Auto Service World
Feature   June 1, 2014   by Auto Service World

Staying on Target

Jobbers across this country, even those who swore off retail some years ago, have started giving the retail option a second, hard look in the face of a tough commercial sales environment. But if ever there was an object lesson in how tough the retail world can be, you need only look as far as Target.
The American discount retailer has enjoyed a seemingly unassailable position as the leader of discount chic. Some shoppers add a tongue-in-cheek French accent to the store brand (so that it rhymes with “Fabergé” or “today”) as a nod to the fact that, for a lot of folks, the store made saving money cool.
So, when it was announced a couple of years ago that Target had taken over many of the former Zellers’ spaces and was coming to Canada, Canadian fans of the brand got very excited. No doubt this was no surprise to Target’s executives, who apparently took that excitement for granted.

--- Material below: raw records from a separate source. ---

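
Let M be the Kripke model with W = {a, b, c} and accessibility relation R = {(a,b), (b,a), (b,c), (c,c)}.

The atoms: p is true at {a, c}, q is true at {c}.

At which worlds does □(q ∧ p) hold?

a: successors {b}; q ∧ p there: b:F. ✗
b: successors {a, c}; q ∧ p there: a:F, c:T. ✗
c: successors {c}; q ∧ p there: c:T. ✓

{c}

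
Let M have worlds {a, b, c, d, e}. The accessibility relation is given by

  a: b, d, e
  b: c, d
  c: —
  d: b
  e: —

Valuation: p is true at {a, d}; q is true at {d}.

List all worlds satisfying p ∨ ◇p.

a: p is T, ◇p is T. ✓
b: p is F, ◇p is T. ✓
c: p is F, ◇p is F. ✗
d: p is T, ◇p is F. ✓
e: p is F, ◇p is F. ✗

{a, b, d}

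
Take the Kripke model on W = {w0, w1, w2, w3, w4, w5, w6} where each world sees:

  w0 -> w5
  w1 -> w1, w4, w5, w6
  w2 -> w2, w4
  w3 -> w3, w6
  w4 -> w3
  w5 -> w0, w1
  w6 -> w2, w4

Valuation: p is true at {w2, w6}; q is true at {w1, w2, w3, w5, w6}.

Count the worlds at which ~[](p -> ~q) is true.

w0: [](p -> ~q) is T. ✗
w1: [](p -> ~q) is F. ✓
w2: [](p -> ~q) is F. ✓
w3: [](p -> ~q) is F. ✓
w4: [](p -> ~q) is T. ✗
w5: [](p -> ~q) is T. ✗
w6: [](p -> ~q) is F. ✓
Satisfying worlds: {w1, w2, w3, w6}.

4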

The trouble is that when it finally launched, many Canadian shoppers felt disappointed; rather than getting the whiz-bang rush of the bright U.S. stores, the Canadian locations seemed like dingy, cramped Zellers remakes. Too many of the prices didn’t seem good enough, too many of the products weren’t different, there were not enough unique offerings, and so on.
Not that this was true across the board; many of the locations came up to speed very quickly and now provide that “Target experience” quite well. But in a world where first impressions count for a lot, in too many cases Target failed to live up to the expectations of its Canadian customer base – a customer base that had high expectations of the brand, learned through their cross-border shopping habits.
To my mind, there were a number of decisions made along the way that caused the company to short-change its brand promise. Target compromised where it should not have, and the evidence is there that their decision-makers were the sadder and wiser for it. Target axed its Canadian CEO over the poor post-launch performance, and his replacement went so far as to beg Canadian shoppers for a second chance. Whether the Canadian shoppers will give the store that chance remains to be seen – I think they will, provided Target makes good on its promise – but the message we can all take from this is that buyers, whether they are shoppers or professionals, have a very clear idea what your brand stands for and if you don’t live up to that brand promise, you are in trouble.
That brand promise is a combination of product, price, service, and shopping experience. This list is not exclusive to retail by any stretch; it’s just most acutely observed in that space.
So it would be wise to understand your brand promise for both retail and professional customers. While every auto parts operation has its own unique brand, one thing they do share is that they are more than parts and prices; they have the expertise to help customers make the right decisions.
But having the expertise is not enough; you must ensure that the expertise you do have is put to use, not locked away in the back room.
Not every counterperson willingly jumps into the retail customer service role, but it’s important that at least some of your crew does, if you hope to succeed in the increasingly important – and demanding – retail world. Target learned that lesson the hard way.